Denis Lafay, Patrons, la tentation Trump, Éditions de l’Aube, 22/08/2025, 208 pages, 19€

Pourquoi des patrons français applaudissent-ils l’accession de Donald Trump à la présidence américaine ? Dans une enquête enlevée et engagée, Denis Lafay explore ce que cette admiration révèle des tensions, voire des dérives, du capitalisme hexagonal. Trois grandes thématiques structurent son propos : l’anti-politique, le rejet de la régulation et la dérive vers l’extrême droite.

L’éruption d’une parole décomplexée

Deux posts LinkedIn, un dimanche matin de janvier 2025. Denis Lafay lance une pierre dans la mare tranquille du consensus entrepreneurial français, déclenchant une déflagration qui révèle les lignes de fracture d’un capitalisme hexagonal tiraillé entre ses aspirations libérales et ses tentations illibérales. Patrons, la tentation Trump surgit comme un miroir tendu à une élite économique qui découvre, peut-être pour la première fois, l’ampleur de sa propre métamorphose idéologique.

Une archéologie du présent entrepreneurial

Denis Lafay occupe une position singulière dans le paysage intellectuel français. Journaliste économique, ancien patron de presse ayant connu l’échec et la reconstruction, romancier visionnaire – son Mal anticipait avec une troublante acuité la dystopie techno-autoritaire trumpiste –, il conjugue l’expérience concrète de l’entrepreneuriat et la distance critique de l’observateur. Cette double appartenance irrigue son essai d’une légitimité que ses détracteurs, huit cents commentateurs déchaînés sur LinkedIn, tentent précisément de lui contester. L’auteur déploie ici une enquête qui transcende le classique fait divers médiatique pour explorer les soubassements psychologiques, culturels et civilisationnels d’une attraction fatale entre certains décideurs français et le modèle trumpiste.

L’orchestration d’une symphonie discordante

Denis Lafay compose son essai comme une partition musicale où s’entremêlent plusieurs voix : la sienne, introspective et parfois bouleversée – « j’ai peur » écrit-il le jour de l’investiture –, celle des huit cents commentateurs dont il restitue la violence, et celle, plus sourde mais omniprésente, d’une époque qui voit s’effondrer les digues morales du capitalisme démocratique.
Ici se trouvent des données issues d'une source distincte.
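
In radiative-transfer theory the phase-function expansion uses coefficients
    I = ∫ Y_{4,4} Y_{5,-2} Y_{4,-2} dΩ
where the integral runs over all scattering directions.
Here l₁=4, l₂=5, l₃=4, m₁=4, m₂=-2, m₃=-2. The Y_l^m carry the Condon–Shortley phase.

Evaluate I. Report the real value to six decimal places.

0.000000

L=13 odd ⇒ parity kills the (l;000) factor ⇒ I = 0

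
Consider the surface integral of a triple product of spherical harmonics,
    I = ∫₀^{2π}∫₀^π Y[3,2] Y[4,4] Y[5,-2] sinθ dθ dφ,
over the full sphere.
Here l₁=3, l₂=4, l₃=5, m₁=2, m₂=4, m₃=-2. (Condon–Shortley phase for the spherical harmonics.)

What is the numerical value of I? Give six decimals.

2 + 4 − 2 = 4 ≠ 0: azimuthal integral kills it; I = 0

0.000000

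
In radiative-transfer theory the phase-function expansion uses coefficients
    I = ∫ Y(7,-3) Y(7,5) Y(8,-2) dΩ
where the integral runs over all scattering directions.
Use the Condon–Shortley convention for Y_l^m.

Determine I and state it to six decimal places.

Checks pass: Σm=0; 22 even; l₃=8∈[0,14].
(2·7+1)(2·7+1)(2·8+1) = 3825
Δ: 6! 8! 8! / 23! → 1/22086194130
sum: t=0:+1/18289152000 t=1:−1/248832000 t=2:+1/24883200 t=3:−1/11943936 t=4:+1/24883200 t=5:−1/248832000 t=6:+1/18289152000 = -11/975421440
3j²(7 7 8; 0 0 0) = Δ·Π!·Σ² = 1750/289731  (sign -1)
sum: t=4:+1/2786918400 t=5:−1/435456000 t=6:+1/597196800 = -11/41803776000
3j²(7 7 8; -3 5 -2) = Δ·Π!·Σ² = 66/96577  (sign -1)
combine: 4πI² = 3825·1750/289731·66/96577 = 8662500/548653937
take √, sign +1: I = 0.03544602

0.035446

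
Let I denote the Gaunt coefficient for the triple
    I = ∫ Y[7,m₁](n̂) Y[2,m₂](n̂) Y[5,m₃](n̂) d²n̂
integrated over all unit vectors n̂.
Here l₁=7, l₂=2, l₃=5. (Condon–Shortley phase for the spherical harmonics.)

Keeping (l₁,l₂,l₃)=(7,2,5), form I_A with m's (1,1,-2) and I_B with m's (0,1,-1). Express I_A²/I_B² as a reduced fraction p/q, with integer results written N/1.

32/49

Shared (l₁,l₂,l₃)=(7,2,5): N and (l;000)² cancel in I_A²/I_B².
A: Δ = 4!·10!·0!/15! = 1/15015; Racah Σ t=3..3: t=3:−1/181440 = -1/181440; ⇒ 3j(7 2 5; 1 1 -2)² = 32/3003, sgn +1
B: Δ = 4!·10!·0!/15! = 1/15015; Racah Σ t=3..3: t=3:−1/103680 = -1/103680; ⇒ 3j(7 2 5; 0 1 -1)² = 7/429, sgn -1
I_A²/I_B² = (32/3003)/(7/429) = 32/49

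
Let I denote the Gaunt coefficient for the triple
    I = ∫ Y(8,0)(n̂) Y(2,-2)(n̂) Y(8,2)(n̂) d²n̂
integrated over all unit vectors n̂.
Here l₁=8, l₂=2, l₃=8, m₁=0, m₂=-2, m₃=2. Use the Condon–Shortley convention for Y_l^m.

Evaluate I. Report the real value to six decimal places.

-0.192440

m-sum 0 ✓  L=18 even ✓  6≤8≤10 ✓
Π(2lᵢ+1) = 17×5×17 = 1445
triangle coeff Δ(8,2,8) = 1/348840
Σ_t [0,2]: t=0:+1/116121600 t=1:−1/25401600 t=2:+1/116121600 = -1/45158400
(3j)²=24/1615 [(8 2 8; 0 0 0)], sign=-1
Σ_t [0,0]: t=0:+1/116121600 = 1/116121600
(3j)²=7/323 [(8 2 8; 0 -2 2)], sign=+1
⇒ 4πI² = 168/361
I = (-1)√(168/361/(4π)) = -0.19244034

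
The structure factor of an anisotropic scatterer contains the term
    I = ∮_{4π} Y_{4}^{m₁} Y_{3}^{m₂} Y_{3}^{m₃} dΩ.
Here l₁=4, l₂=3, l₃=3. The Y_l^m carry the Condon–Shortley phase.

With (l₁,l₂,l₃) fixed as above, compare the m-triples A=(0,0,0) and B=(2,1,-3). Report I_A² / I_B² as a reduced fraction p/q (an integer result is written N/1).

2/3

l's match ⇒ only the (l;m) 3-j factors differ between A and B.
A: triangle coeff Δ(4,3,3) = 1/34650; Σ_t [1,3]: t=1:−1/72 t=2:+1/16 t=3:−1/72 = 5/144; (3j)²=2/77 [(4 3 3; 0 0 0)], sign=-1
B: triangle coeff Δ(4,3,3) = 1/34650; Σ_t [2,2]: t=2:+1/192 = 1/192; (3j)²=3/77 [(4 3 3; 2 1 -3)], sign=+1
I_A²/I_B² = (2/77)/(3/77) = 2/3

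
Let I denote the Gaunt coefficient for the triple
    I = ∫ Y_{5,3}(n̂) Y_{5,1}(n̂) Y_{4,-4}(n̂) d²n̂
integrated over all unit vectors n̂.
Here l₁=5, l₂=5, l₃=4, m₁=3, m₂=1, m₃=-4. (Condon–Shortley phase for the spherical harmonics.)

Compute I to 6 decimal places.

Checks pass: Σm=0; 14 even; l₃=4∈[0,10].
(2·5+1)(2·5+1)(2·4+1) = 1089
Δ: 6! 4! 4! / 15! → 1/3153150
sum: t=1:−1/69120 t=2:+1/1728 t=3:−1/576 t=4:+1/1728 t=5:−1/69120 = -7/11520
3j²(5 5 4; 0 0 0) = Δ·Π!·Σ² = 2/143  (sign -1)
sum: t=2:+1/27648 = 1/27648
3j²(5 5 4; 3 1 -4) = Δ·Π!·Σ² = 10/429  (sign +1)
combine: 4πI² = 1089·2/143·10/429 = 60/169
take √, sign -1: I = -0.16808437

-0.168084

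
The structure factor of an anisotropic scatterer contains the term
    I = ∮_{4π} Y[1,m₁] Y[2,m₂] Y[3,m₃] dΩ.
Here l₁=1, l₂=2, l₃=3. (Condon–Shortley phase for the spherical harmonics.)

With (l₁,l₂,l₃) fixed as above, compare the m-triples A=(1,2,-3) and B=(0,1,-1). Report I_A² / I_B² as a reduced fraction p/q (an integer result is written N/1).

15/8

l's match ⇒ only the (l;m) 3-j factors differ between A and B.
A: triangle coeff Δ(1,2,3) = 1/105; Σ_t [0,0]: t=0:+1/48 = 1/48; (3j)²=1/7 [(1 2 3; 1 2 -3)], sign=+1
B: triangle coeff Δ(1,2,3) = 1/105; Σ_t [0,0]: t=0:+1/6 = 1/6; (3j)²=8/105 [(1 2 3; 0 1 -1)], sign=+1
I_A²/I_B² = (1/7)/(8/105) = 15/8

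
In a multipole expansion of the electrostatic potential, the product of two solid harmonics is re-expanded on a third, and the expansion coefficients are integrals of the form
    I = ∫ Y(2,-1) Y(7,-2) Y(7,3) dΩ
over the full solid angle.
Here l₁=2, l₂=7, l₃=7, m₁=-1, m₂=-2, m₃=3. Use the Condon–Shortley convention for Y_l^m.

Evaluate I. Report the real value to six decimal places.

-0.123591

Rules hold: Σm=0, L=16 even, 5≤7≤9.
N = 5·15·15 = 1125
Δ = 2!·2!·12!/17! = 1/185640
Racah Σ t=0..2: t=0:+1/2419200 t=1:−1/518400 t=2:+1/2419200 = -1/907200
⇒ 3j(2 7 7; 0 0 0)² = 56/3315, sgn +1
Racah Σ t=1..2: t=1:−1/1935360 t=2:+1/4354560 = -1/3483648
⇒ 3j(2 7 7; -1 -2 3)² = 125/12376, sgn -1
4πI² = N·(3j₀)²·(3jₘ)² = 9375/48841
I = -1·√(0.191949/4π) = -0.12359145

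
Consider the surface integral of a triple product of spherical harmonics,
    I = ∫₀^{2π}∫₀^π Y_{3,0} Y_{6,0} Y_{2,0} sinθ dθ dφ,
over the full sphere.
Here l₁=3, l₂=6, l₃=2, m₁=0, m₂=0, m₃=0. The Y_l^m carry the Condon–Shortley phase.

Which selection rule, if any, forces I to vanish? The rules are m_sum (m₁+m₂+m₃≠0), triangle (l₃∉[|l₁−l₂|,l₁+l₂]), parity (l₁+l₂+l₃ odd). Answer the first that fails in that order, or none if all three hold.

m₁+m₂+m₃ = 0 + 0 + 0 = 0  ✓
triangle: |3−6|=3 ≤ l₃=2 ≤ 3+6=9  ✗
parity: l₁+l₂+l₃ = 11 is odd

triangle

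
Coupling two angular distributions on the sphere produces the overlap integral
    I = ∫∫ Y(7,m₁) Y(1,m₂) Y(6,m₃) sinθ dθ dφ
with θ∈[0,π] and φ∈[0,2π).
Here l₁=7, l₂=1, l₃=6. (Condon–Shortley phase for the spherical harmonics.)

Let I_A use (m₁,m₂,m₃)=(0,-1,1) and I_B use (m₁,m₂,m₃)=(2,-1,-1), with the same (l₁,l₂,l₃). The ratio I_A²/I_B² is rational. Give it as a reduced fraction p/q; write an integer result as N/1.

7/12

l's match ⇒ only the (l;m) 3-j factors differ between A and B.
A: triangle coeff Δ(7,1,6) = 1/1365; Σ_t [0,0]: t=0:+1/1209600 = 1/1209600; (3j)²=1/65 [(7 1 6; 0 -1 1)], sign=-1
B: triangle coeff Δ(7,1,6) = 1/1365; Σ_t [0,0]: t=0:+1/1209600 = 1/1209600; (3j)²=12/455 [(7 1 6; 2 -1 -1)], sign=-1
I_A²/I_B² = (1/65)/(12/455) = 7/12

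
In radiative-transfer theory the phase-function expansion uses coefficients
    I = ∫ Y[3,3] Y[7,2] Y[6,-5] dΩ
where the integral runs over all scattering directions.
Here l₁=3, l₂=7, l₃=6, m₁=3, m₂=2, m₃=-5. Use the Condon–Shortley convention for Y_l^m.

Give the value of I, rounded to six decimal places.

Checks pass: Σm=0; 16 even; l₃=6∈[4,10].
(2·3+1)(2·7+1)(2·6+1) = 1365
Δ: 4! 2! 10! / 17! → 1/2042040
sum: t=1:−1/207360 t=2:+1/57600 t=3:−1/207360 = 1/129600
3j²(3 7 6; 0 0 0) = Δ·Π!·Σ² = 168/12155  (sign +1)
sum: t=0:+1/17418240 = 1/17418240
3j²(3 7 6; 3 2 -5) = Δ·Π!·Σ² = 25/12376  (sign -1)
combine: 4πI² = 1365·168/12155·25/12376 = 1575/41327
take √, sign -1: I = -0.05507042

-0.055070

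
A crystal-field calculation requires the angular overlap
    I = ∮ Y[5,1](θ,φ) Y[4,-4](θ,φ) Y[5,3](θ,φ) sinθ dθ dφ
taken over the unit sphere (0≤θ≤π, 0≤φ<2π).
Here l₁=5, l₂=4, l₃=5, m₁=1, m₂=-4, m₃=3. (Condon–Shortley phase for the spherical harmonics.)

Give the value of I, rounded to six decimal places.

m-sum 0 ✓  L=14 even ✓  1≤5≤9 ✓
Π(2lᵢ+1) = 11×9×11 = 1089
triangle coeff Δ(5,4,5) = 1/3153150
Σ_t [0,4]: t=0:+1/69120 t=1:−1/1728 t=2:+1/576 t=3:−1/1728 t=4:+1/69120 = 7/11520
(3j)²=2/143 [(5 4 5; 0 0 0)], sign=-1
Σ_t [0,0]: t=0:+1/27648 = 1/27648
(3j)²=10/429 [(5 4 5; 1 -4 3)], sign=+1
⇒ 4πI² = 60/169
I = (-1)√(60/169/(4π)) = -0.16808437

-0.168084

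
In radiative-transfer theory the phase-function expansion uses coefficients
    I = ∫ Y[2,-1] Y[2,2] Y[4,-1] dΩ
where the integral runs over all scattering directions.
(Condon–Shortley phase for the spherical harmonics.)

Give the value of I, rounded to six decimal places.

-0.090112

m-sum 0 ✓  L=8 even ✓  0≤4≤4 ✓
Π(2lᵢ+1) = 5×5×9 = 225
triangle coeff Δ(2,2,4) = 1/630
Σ_t [0,0]: t=0:+1/16 = 1/16
(3j)²=2/35 [(2 2 4; 0 0 0)], sign=+1
Σ_t [0,0]: t=0:+1/144 = 1/144
(3j)²=1/126 [(2 2 4; -1 2 -1)], sign=-1
⇒ 4πI² = 5/49
I = (-1)√(5/49/(4π)) = -0.09011188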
L’auteur tisse avec maestria les fils de l’actualité immédiate – les cent premiers jours de Trump minutieusement chroniqués – et ceux d’une réflexion plus ample sur la responsabilité entrepreneuriale. Sa prose alterne entre l’inventaire factuel, d’une rigueur presque notariale, et l’envolée lyrique qui culmine dans le post-scriptum où Hermann Hesse (quel choix judicieux !) dialogue mystérieusement avec notre présent.
L’architecture narrative progresse par cercles concentriques : du fait brut – la présence de Bernard Arnault à l’investiture – vers l’analyse des ressorts profonds qui travaillent le patronat français. L’auteur manie l’art de la citation avec une virtuosité qui transforme les invectives de ses contempteurs en révélateurs d’une mutation anthropologique.
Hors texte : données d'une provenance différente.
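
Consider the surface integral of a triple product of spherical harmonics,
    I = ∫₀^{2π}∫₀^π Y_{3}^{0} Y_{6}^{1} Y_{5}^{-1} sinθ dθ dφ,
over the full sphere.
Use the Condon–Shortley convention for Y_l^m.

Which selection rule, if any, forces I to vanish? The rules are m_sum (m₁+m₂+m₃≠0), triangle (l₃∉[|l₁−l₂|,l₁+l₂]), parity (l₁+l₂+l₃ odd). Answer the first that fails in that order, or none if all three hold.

none

azimuthal sum: 0 + 1 − 1 = 0  ✓
3 ≤ 5 ≤ 9 (triangle on l)  ✓
L = 3 + 6 + 5 = 14 (even)  ✓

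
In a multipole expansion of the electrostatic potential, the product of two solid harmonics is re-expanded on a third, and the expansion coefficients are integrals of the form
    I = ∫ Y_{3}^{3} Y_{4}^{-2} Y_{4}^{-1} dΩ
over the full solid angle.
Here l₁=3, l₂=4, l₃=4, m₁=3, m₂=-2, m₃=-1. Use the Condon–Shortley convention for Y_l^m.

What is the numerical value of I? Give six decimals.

0.000000

L=11 odd ⇒ parity kills the (l;000) factor ⇒ I = 0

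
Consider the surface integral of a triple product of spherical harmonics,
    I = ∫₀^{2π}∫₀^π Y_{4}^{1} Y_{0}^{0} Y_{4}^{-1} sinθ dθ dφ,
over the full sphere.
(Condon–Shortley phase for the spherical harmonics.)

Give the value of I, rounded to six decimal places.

m-sum 0 ✓  L=8 even ✓  4≤4≤4 ✓
Π(2lᵢ+1) = 9×1×9 = 81
triangle coeff Δ(4,0,4) = 1/9
Σ_t [0,0]: t=0:+1/576 = 1/576
(3j)²=1/9 [(4 0 4; 0 0 0)], sign=+1
Σ_t [0,0]: t=0:+1/720 = 1/720
(3j)²=1/9 [(4 0 4; 1 0 -1)], sign=-1
⇒ 4πI² = 1/1
I = (-1)√(1/1/(4π)) = -0.28209479

-0.282095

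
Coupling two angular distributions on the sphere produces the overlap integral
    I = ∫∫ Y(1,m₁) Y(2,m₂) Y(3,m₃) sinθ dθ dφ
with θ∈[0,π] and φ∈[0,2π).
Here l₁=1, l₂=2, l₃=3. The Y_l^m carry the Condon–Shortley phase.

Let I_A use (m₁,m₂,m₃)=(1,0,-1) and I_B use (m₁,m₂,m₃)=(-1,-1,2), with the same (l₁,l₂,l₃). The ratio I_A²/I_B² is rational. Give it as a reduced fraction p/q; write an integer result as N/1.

3/5

Shared (l₁,l₂,l₃)=(1,2,3): N and (l;000)² cancel in I_A²/I_B².
A: Δ = 0!·2!·4!/7! = 1/105; Racah Σ t=0..0: t=0:+1/8 = 1/8; ⇒ 3j(1 2 3; 1 0 -1)² = 2/35, sgn +1
B: Δ = 0!·2!·4!/7! = 1/105; Racah Σ t=0..0: t=0:+1/12 = 1/12; ⇒ 3j(1 2 3; -1 -1 2)² = 2/21, sgn -1
I_A²/I_B² = (2/35)/(2/21) = 3/5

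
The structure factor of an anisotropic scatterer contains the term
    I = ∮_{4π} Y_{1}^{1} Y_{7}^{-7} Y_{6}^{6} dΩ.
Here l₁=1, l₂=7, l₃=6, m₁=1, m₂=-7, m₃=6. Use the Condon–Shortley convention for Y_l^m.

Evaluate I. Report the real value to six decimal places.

m-sum 0 ✓  L=14 even ✓  6≤6≤8 ✓
Π(2lᵢ+1) = 3×15×13 = 585
triangle coeff Δ(1,7,6) = 1/1365
Σ_t [1,1]: t=1:−1/518400 = -1/518400
(3j)²=7/195 [(1 7 6; 0 0 0)], sign=-1
Σ_t [0,0]: t=0:+1/958003200 = 1/958003200
(3j)²=1/15 [(1 7 6; 1 -7 6)], sign=+1
⇒ 4πI² = 7/5
I = (-1)√(7/5/(4π)) = -0.33377906

-0.333779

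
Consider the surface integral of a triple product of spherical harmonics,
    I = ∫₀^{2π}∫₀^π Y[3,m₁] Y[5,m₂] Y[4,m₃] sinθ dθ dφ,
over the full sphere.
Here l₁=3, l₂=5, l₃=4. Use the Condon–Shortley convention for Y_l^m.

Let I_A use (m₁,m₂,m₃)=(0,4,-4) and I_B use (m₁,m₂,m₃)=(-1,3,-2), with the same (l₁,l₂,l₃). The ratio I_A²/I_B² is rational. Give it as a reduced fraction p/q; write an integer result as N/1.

Shared (l₁,l₂,l₃)=(3,5,4): N and (l;000)² cancel in I_A²/I_B².
A: Δ = 4!·2!·6!/13! = 1/180180; Racah Σ t=3..3: t=3:−1/8640 = -1/8640; ⇒ 3j(3 5 4; 0 4 -4)² = 28/715, sgn -1
B: Δ = 4!·2!·6!/13! = 1/180180; Racah Σ t=2..4: t=2:+1/5760 t=3:−1/720 t=4:+1/2304 = -1/1280; ⇒ 3j(3 5 4; -1 3 -2)² = 27/1430, sgn -1
I_A²/I_B² = (28/715)/(27/1430) = 56/27

56/27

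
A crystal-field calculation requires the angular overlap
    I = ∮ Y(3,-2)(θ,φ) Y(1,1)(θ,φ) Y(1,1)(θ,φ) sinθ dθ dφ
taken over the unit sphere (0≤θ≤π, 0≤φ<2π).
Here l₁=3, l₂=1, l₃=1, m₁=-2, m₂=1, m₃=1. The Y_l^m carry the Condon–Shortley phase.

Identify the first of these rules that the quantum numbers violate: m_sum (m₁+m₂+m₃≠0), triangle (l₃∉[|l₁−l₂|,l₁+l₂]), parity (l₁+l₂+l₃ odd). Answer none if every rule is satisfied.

Σmᵢ = 0  ✓
l₃∈[|l₁−l₂|,l₁+l₂]=[2,4], have l₃=1  ✗
Σlᵢ = 5 ⇒ odd

triangle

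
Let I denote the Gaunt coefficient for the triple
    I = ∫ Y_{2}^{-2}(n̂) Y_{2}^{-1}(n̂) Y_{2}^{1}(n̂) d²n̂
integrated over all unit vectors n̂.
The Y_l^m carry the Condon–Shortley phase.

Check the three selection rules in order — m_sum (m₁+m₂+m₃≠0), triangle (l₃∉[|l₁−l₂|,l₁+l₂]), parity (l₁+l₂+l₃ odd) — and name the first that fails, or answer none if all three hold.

m₁+m₂+m₃ = -2 − 1 + 1 = -2  ✗
triangle: |2−2|=0 ≤ l₃=2 ≤ 2+2=4
parity: l₁+l₂+l₃ = 6 is even

m_sum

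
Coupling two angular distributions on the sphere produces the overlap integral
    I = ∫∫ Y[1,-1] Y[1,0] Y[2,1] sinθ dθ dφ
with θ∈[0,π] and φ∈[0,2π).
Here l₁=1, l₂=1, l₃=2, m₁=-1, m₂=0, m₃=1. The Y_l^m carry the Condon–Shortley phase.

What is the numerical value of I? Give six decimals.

Checks pass: Σm=0; 4 even; l₃=2∈[0,2].
(2·1+1)(2·1+1)(2·2+1) = 45
Δ: 0! 2! 2! / 5! → 1/30
sum: t=0:+1/1 = 1/1
3j²(1 1 2; 0 0 0) = Δ·Π!·Σ² = 2/15  (sign +1)
sum: t=0:+1/2 = 1/2
3j²(1 1 2; -1 0 1) = Δ·Π!·Σ² = 1/10  (sign -1)
combine: 4πI² = 45·2/15·1/10 = 3/5
take √, sign -1: I = -0.21850969

-0.218510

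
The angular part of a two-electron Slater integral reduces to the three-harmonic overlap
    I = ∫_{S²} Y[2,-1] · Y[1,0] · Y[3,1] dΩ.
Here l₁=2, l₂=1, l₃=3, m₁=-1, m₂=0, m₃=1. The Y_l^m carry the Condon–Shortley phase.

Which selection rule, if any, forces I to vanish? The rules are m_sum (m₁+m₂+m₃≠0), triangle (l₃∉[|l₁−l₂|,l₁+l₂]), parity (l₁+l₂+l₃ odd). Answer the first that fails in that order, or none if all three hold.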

Les résonances d’un séisme entrepreneurial

L’essai de Denis Lafay cristallise un moment de bascule où l’entreprise française découvre qu’elle peut désirer sa propre servitude. Le livre explore cette « fascinante catastrophe » – pour reprendre l’expression de Susan Sontag sur un tout autre sujet – qui voit des dirigeants éduqués, cultivés, responsables d’emplois et de destins humains, applaudir un projet politique fondé sur la brutalité, le mensonge et la destruction méthodique des équilibres démocratiques.

L’auteur identifie le ressort profond de cette séduction : le spencérisme, cette perversion du darwinisme qui légitime la domination des « forts » sur les « faibles ». Trump incarne pour ces patrons la promesse d’un capitalisme débarrassé de ses entraves éthiques, écologiques, sociales. Un capitalisme pur, violent, jubilatoire. Denis Lafay montre comment cette tentation s’articule avec la montée de l’extrême droite française, comment les médias Bolloré préparent les esprits, comment la dissolution de juin 2024 a créé les conditions psychologiques d’une abdication collective.

L’ouvrage transcende le pamphlet pour devenir une méditation sur la responsabilité. Que signifie diriger une entreprise quand les valeurs démocratiques vacillent ? Comment maintenir l’exigence éthique quand le cynisme devient vertu cardinale ? Denis Lafay convoque in fine Hermann Hesse et son Loup des steppes pour rappeler que « la lutte contre la mort est toujours magnifique, noble, merveilleuse, respectable ». Cette lutte, aujourd’hui, prend la forme d’une résistance à la déshumanisation que promet le modèle trumpiste.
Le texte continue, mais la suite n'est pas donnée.